De acordo com o relato do ex-ministro, ao desembarcar no Panamá para uma conexão aérea rumo à Guatemala, ele foi abordado por dois policiais, conduzido a uma área do aeroporto e submetido a uma entrevista. Os agentes questionaram sua presença no país e fizeram perguntas sobre sua prisão no Brasil em 1968, durante a ditadura militar.
Posteriormente, Franklin foi informado de que não poderia viajar para a Guatemala e seria deportado de volta ao Rio de Janeiro.
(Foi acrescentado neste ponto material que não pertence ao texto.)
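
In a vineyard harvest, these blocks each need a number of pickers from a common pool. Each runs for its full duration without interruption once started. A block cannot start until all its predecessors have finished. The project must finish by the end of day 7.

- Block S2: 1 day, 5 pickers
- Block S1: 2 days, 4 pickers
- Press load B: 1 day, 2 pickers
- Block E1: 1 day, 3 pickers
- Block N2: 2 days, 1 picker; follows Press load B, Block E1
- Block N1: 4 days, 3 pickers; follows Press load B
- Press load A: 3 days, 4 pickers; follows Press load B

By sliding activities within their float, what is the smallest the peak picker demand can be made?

Early-start (Block S2@1, Block S1@1, Press load B@1, Block E1@1, Block N2@2, Block N1@2, Press load A@2) gives peak 14: d1:14  d2:12  d3:8  d4:7  d5:3  d6:0  d7:0.
Shift Block S1→2, Block E1→2, Block N2→3, Block N1→4, Press load A→5.
Schedule Block S2@1, Block S1@2, Press load B@1, Block E1@2, Block N2@3, Block N1@4, Press load A@5: d1:7  d2:7  d3:5  d4:4  d5:7  d6:7  d7:7 — peak 7.
Total picker-days = 44 over 7 days ⇒ peak ≥ ⌈44/7⌉ = 7, so 7 is optimal.

7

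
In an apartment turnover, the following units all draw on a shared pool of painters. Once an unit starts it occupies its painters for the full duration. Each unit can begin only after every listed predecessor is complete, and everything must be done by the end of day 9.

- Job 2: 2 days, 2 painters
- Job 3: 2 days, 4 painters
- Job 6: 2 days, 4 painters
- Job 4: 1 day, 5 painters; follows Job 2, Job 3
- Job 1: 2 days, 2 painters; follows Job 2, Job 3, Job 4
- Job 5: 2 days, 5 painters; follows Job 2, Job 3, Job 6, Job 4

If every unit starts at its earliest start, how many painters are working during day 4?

At early start, day 4 has: Job 1, Job 5.
Demand: 2 + 5 = 7.

7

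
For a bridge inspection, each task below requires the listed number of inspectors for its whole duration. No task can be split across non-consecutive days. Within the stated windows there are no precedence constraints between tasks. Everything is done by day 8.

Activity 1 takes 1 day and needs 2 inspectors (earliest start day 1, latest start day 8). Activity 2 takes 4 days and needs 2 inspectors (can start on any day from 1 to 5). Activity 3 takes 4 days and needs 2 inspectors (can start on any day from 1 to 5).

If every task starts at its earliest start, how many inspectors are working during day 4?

4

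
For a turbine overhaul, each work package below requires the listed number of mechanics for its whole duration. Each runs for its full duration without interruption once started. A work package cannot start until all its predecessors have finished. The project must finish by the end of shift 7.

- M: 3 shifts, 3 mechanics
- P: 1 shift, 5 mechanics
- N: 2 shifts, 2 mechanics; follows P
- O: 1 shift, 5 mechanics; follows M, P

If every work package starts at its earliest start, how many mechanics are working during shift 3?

At early start, shift 3 has: M, N.
Demand: 3 + 2 = 5.

5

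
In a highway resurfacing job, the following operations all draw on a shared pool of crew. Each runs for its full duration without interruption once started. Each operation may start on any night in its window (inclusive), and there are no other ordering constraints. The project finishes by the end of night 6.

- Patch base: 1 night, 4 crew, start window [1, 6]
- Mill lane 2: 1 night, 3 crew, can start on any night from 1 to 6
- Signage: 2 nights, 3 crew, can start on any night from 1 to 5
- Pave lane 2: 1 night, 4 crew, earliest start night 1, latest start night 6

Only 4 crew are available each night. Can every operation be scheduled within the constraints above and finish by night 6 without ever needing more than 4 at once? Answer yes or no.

Schedule Patch base@1, Mill lane 2@2, Signage@3, Pave lane 2@5: n1:4  n2:3  n3:3  n4:3  n5:4  n6:0 — peak 4 ≤ 4.

yes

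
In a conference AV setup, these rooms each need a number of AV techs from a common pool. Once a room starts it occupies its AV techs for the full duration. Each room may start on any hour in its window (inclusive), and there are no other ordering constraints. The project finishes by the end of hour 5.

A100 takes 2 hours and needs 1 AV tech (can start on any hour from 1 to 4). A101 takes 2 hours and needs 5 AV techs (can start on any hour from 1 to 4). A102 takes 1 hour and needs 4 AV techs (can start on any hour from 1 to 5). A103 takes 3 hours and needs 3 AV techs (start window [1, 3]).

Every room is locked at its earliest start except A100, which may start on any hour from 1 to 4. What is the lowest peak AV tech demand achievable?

A100@1: h1:13  h2:9  h3:3  h4:0  h5:0 → peak 13
A100@2: h1:12  h2:9  h3:4  h4:0  h5:0 → peak 12
A100@3: h1:12  h2:8  h3:4  h4:1  h5:0 → peak 12
A100@4: h1:12  h2:8  h3:3  h4:1  h5:1 → peak 12
Best is A100@2, peak 12.

12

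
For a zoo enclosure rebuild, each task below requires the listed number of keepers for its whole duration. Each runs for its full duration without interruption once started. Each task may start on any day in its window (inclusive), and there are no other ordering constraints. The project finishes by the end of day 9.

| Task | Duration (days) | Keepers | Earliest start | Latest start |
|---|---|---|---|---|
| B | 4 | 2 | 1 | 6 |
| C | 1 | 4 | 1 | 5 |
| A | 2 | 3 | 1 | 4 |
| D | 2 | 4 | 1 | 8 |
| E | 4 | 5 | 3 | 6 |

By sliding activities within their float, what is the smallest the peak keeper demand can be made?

6

Early-start (B@1, C@1, A@1, D@1, E@3) gives peak 13: d1:13  d2:9  d3:7  d4:7  d5:5  d6:5  d7:0  d8:0  d9:0.
Shift A→2, D→4, E→6.
Schedule B@1, C@1, A@2, D@4, E@6: d1:6  d2:5  d3:5  d4:6  d5:4  d6:5  d7:5  d8:5  d9:5 — peak 6.
Total keeper-days = 46 over 9 days ⇒ peak ≥ ⌈46/9⌉ = 6, so 6 is optimal.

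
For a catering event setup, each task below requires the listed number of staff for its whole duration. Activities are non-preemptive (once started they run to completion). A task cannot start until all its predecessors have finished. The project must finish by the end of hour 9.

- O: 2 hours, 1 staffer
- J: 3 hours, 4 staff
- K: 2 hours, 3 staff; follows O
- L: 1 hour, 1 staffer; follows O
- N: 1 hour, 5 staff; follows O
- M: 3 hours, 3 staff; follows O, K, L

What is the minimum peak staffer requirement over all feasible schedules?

Early-start (O@1, J@1, K@3, L@3, N@3, M@5) gives peak 13: h1:5  h2:5  h3:13  h4:3  h5:3  h6:3  h7:3  h8:0  h9:0.
Shift K→4, N→6, M→7.
Schedule O@1, J@1, K@4, L@3, N@6, M@7: h1:5  h2:5  h3:5  h4:3  h5:3  h6:5  h7:3  h8:3  h9:3 — peak 5.

5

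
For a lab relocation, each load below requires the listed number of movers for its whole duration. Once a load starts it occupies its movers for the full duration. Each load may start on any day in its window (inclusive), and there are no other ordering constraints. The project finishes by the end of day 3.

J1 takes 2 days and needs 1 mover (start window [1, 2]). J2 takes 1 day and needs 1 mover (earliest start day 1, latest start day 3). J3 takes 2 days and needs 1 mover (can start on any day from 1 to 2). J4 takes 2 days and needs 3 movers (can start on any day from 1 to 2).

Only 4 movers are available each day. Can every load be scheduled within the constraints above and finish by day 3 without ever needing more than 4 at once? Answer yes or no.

no

The minimum achievable peak is 5; 4 < 5, so no feasible schedule stays within the cap.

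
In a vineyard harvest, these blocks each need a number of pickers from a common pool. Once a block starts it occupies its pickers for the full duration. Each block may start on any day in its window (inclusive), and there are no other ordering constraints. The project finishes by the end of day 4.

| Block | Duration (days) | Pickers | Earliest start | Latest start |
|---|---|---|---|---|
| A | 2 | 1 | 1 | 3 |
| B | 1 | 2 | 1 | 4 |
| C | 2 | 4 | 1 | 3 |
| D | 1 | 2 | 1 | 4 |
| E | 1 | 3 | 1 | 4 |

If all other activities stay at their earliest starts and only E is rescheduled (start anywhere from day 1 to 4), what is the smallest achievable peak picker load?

9

E@1: d1:12  d2:5  d3:0  d4:0 → peak 12
E@2: d1:9  d2:8  d3:0  d4:0 → peak 9
E@3: d1:9  d2:5  d3:3  d4:0 → peak 9
E@4: d1:9  d2:5  d3:0  d4:3 → peak 9
Best is E@2, peak 9.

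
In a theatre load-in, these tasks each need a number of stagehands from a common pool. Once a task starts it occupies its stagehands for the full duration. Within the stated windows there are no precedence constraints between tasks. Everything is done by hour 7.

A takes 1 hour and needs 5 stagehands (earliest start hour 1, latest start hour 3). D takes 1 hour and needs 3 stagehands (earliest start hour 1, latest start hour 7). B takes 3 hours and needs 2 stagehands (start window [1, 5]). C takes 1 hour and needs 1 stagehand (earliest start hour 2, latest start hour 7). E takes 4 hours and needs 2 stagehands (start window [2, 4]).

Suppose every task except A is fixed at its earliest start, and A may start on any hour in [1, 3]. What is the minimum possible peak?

9

A@1: h1:10  h2:5  h3:4  h4:2  h5:2  h6:0  h7:0 → peak 10
A@2: h1:5  h2:10  h3:4  h4:2  h5:2  h6:0  h7:0 → peak 10
A@3: h1:5  h2:5  h3:9  h4:2  h5:2  h6:0  h7:0 → peak 9
Best is A@3, peak 9.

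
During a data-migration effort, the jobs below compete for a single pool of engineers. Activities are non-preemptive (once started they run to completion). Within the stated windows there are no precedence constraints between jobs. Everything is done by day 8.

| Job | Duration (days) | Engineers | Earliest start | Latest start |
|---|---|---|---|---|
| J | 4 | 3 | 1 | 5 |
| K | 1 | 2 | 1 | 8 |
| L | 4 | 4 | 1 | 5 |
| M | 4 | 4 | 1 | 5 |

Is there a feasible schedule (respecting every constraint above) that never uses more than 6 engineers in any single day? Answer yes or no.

no

The minimum achievable peak is 7; 6 < 7, so no feasible schedule stays within the cap.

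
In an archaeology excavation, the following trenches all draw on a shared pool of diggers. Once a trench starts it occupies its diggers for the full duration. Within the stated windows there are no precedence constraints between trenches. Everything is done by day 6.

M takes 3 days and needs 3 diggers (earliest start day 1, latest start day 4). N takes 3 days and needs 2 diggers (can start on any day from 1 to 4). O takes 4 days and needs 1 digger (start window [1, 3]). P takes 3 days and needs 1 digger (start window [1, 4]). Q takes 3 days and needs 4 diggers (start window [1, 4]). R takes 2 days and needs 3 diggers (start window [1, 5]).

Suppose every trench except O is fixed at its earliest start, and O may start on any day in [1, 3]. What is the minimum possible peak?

O@1: d1:14  d2:14  d3:11  d4:1  d5:0  d6:0 → peak 14
O@2: d1:13  d2:14  d3:11  d4:1  d5:1  d6:0 → peak 14
O@3: d1:13  d2:13  d3:11  d4:1  d5:1  d6:1 → peak 13
Best is O@3, peak 13.

13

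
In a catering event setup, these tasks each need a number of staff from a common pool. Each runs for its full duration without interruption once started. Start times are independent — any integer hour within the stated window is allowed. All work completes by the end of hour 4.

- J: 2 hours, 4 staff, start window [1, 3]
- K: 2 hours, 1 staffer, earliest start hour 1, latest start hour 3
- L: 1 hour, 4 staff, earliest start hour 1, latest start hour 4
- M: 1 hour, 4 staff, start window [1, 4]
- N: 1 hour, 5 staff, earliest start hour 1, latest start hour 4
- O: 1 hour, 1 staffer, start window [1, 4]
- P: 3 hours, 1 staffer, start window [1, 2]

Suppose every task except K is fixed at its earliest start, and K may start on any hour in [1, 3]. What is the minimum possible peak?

K@1: h1:20  h2:6  h3:1  h4:0 → peak 20
K@2: h1:19  h2:6  h3:2  h4:0 → peak 19
K@3: h1:19  h2:5  h3:2  h4:1 → peak 19
Best is K@2, peak 19.

19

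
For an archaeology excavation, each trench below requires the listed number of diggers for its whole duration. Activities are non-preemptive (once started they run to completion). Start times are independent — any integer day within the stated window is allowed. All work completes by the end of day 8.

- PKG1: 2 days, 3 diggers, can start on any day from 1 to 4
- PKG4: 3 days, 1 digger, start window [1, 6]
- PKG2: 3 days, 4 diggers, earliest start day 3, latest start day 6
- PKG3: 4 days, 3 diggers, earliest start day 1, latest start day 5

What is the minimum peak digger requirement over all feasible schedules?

6

Early-start (PKG1@1, PKG4@1, PKG2@3, PKG3@1) gives peak 8: d1:7  d2:7  d3:8  d4:7  d5:4  d6:0  d7:0  d8:0.
Shift PKG4→3, PKG2→5.
Schedule PKG1@1, PKG4@3, PKG2@5, PKG3@1: d1:6  d2:6  d3:4  d4:4  d5:5  d6:4  d7:4  d8:0 — peak 6.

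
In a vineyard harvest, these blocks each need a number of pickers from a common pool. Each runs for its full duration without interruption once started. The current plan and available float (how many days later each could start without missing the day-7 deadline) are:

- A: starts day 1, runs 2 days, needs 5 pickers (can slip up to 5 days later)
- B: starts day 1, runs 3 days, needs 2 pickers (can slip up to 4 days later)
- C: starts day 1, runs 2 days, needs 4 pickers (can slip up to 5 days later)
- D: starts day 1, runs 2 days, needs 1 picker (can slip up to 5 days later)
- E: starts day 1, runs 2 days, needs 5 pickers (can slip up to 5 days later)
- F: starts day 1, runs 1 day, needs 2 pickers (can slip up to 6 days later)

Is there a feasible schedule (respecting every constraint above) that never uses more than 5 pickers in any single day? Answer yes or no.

Total picker-days = 38; over 7 days the average is 38/7 > 5, so some day must exceed 5.

no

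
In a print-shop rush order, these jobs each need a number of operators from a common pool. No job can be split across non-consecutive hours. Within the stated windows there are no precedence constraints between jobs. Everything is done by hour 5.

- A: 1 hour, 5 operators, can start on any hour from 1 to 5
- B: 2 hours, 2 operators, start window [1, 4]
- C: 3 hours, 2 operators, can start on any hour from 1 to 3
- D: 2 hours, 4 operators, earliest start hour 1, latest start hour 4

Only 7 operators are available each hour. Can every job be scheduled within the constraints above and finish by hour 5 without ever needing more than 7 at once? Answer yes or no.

yes

Schedule A@1, B@2, C@2, D@4: h1:5  h2:4  h3:4  h4:6  h5:4 — peak 6 ≤ 7.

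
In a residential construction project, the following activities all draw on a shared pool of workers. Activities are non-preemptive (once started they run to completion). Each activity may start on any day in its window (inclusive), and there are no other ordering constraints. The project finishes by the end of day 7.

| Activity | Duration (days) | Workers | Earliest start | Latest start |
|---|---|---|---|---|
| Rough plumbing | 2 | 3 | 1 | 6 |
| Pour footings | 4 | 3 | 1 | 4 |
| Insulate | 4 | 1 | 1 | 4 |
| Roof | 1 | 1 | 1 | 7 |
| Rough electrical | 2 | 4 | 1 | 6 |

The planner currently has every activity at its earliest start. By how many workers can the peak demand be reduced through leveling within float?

Early-start peak: d1:12  d2:11  d3:4  d4:4  d5:0  d6:0  d7:0 ⇒ 12.
Leveled (Rough plumbing@1, Pour footings@1, Insulate@3, Roof@3, Rough electrical@5): d1:6  d2:6  d3:5  d4:4  d5:5  d6:5  d7:0 ⇒ 6.
Reduction 12 − 6 = 6.

6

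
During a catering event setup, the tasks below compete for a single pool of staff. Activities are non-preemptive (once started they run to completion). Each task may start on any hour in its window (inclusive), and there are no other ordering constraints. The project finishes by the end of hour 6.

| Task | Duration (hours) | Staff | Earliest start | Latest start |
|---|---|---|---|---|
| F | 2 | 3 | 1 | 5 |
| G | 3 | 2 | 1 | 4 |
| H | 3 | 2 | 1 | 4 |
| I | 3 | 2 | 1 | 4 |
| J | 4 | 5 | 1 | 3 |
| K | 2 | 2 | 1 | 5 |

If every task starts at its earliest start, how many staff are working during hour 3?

At early start, hour 3 has: G, H, I, J.
Demand: 2 + 2 + 2 + 5 = 11.

11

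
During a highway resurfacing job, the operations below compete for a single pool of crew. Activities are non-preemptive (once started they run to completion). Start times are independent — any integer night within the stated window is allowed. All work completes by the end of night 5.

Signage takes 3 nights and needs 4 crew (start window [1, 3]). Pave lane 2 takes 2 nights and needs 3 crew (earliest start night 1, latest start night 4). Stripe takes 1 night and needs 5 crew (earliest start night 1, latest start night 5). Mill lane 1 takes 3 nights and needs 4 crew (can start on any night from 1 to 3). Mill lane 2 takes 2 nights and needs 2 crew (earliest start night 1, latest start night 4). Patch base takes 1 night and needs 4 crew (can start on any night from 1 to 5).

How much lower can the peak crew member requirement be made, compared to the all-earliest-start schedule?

Early-start peak: n1:22  n2:13  n3:8  n4:0  n5:0 ⇒ 22.
Leveled (Signage@1, Pave lane 2@1, Stripe@4, Mill lane 1@3, Mill lane 2@1, Patch base@5): n1:9  n2:9  n3:8  n4:9  n5:8 ⇒ 9.
Reduction 22 − 9 = 13.

13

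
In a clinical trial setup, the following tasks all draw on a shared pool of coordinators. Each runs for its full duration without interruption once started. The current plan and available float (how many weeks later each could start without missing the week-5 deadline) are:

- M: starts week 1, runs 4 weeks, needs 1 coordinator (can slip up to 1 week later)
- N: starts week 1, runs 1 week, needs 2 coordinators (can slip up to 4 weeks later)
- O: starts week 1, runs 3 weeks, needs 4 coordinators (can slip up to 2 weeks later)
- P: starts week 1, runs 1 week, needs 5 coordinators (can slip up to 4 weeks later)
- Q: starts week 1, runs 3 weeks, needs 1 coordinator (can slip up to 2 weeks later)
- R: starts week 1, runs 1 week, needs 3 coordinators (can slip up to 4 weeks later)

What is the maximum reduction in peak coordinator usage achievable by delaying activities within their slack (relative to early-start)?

10

Early-start peak: w1:16  w2:6  w3:6  w4:1  w5:0 ⇒ 16.
Leveled (M@1, N@1, O@2, P@5, Q@2, R@1): w1:6  w2:6  w3:6  w4:6  w5:5 ⇒ 6.
Reduction 16 − 6 = 10.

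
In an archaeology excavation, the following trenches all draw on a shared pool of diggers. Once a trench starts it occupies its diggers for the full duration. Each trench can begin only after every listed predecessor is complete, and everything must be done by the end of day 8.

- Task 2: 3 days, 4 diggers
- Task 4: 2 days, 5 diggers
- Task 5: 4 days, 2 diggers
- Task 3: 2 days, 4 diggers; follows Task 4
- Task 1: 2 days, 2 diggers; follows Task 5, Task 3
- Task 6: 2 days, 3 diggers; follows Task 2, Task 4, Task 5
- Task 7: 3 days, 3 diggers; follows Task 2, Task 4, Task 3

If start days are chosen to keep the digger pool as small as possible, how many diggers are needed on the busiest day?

9

Early-start (Task 2@1, Task 4@1, Task 5@1, Task 3@3, Task 1@5, Task 6@5, Task 7@5) gives peak 11: d1:11  d2:11  d3:10  d4:6  d5:8  d6:8  d7:3  d8:0.
Shift Task 5→3, Task 3→4, Task 1→7, Task 6→7, Task 7→6.
Schedule Task 2@1, Task 4@1, Task 5@3, Task 3@4, Task 1@7, Task 6@7, Task 7@6: d1:9  d2:9  d3:6  d4:6  d5:6  d6:5  d7:8  d8:8 — peak 9.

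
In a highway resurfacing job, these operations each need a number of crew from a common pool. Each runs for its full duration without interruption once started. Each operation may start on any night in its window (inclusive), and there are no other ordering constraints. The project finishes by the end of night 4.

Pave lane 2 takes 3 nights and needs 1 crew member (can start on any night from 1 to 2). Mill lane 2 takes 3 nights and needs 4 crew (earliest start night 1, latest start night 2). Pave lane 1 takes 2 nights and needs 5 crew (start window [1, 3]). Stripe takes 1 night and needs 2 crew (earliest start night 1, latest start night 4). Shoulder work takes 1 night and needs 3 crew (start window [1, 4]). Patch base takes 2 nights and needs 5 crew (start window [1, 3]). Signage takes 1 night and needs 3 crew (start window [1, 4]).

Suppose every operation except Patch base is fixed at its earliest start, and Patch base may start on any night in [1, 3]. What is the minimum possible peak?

18

Patch base@1: n1:23  n2:15  n3:5  n4:0 → peak 23
Patch base@2: n1:18  n2:15  n3:10  n4:0 → peak 18
Patch base@3: n1:18  n2:10  n3:10  n4:5 → peak 18
Best is Patch base@2, peak 18.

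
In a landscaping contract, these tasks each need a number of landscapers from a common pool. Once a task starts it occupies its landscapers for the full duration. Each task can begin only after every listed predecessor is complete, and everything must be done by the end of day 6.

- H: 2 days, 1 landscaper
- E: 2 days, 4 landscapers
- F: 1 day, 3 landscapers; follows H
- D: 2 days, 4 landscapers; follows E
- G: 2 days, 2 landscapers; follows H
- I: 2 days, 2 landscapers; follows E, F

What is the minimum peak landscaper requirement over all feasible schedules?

6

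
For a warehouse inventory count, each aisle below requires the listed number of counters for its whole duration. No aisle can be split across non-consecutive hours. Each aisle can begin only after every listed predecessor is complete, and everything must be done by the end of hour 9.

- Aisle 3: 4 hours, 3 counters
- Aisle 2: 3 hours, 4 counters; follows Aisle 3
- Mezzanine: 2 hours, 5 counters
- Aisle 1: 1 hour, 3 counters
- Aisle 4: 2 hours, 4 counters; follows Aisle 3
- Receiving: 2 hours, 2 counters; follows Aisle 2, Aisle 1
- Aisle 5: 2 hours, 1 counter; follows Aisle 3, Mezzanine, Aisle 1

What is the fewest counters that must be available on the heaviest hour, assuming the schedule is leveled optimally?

Early-start (Aisle 3@1, Aisle 2@5, Mezzanine@1, Aisle 1@1, Aisle 4@5, Receiving@8, Aisle 5@5) gives peak 11: h1:11  h2:8  h3:3  h4:3  h5:9  h6:9  h7:4  h8:2  h9:2.
Shift Aisle 1→3, Aisle 5→7.
Schedule Aisle 3@1, Aisle 2@5, Mezzanine@1, Aisle 1@3, Aisle 4@5, Receiving@8, Aisle 5@7: h1:8  h2:8  h3:6  h4:3  h5:8  h6:8  h7:5  h8:3  h9:2 — peak 8.

8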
A justificativa apresentada foi uma lei panamenha que impede a entrada ou conexão de estrangeiros com antecedentes de crimes graves. O ex-ministro reiterou que não cometeu crimes e que sua prisão se deu por sua atuação na luta contra o regime ditatorial brasileiro. Durante todo o processo, ele não teve permissão para contatar a Embaixada do Brasil.
Horas depois, Franklin Martins foi acompanhado e obrigado a retornar ao território brasileiro. Ele afirmou acreditar que não se tratou de uma perseguição pessoal, mas possivelmente de um novo procedimento padrão, representativo dos "tempos turbulentos" que o mundo atravessa.
Reação do Itamaraty e pedido de desculpas do Panamá
Diante do ocorrido, o Itamaraty entrou em contato com o governo do Panamá e solicitou esclarecimentos. O chanceler panamenho, Javier Martinez-Acha, enviou uma carta ao ex-ministro se desculpando pelo "equívoco da imigração" e afirmou que Franklin Martins é muito bem-vindo no país.
No documento, Martinez-Acha explicou que houve a aplicação de procedimentos migratórios decorrentes de informações contidas nos sistemas usados pelas autoridades do Panamá. O representante reforçou o respeito que o governo panamenho tem pelo ex-ministro e por sua atuação durante o mandato anterior do presidente Lula.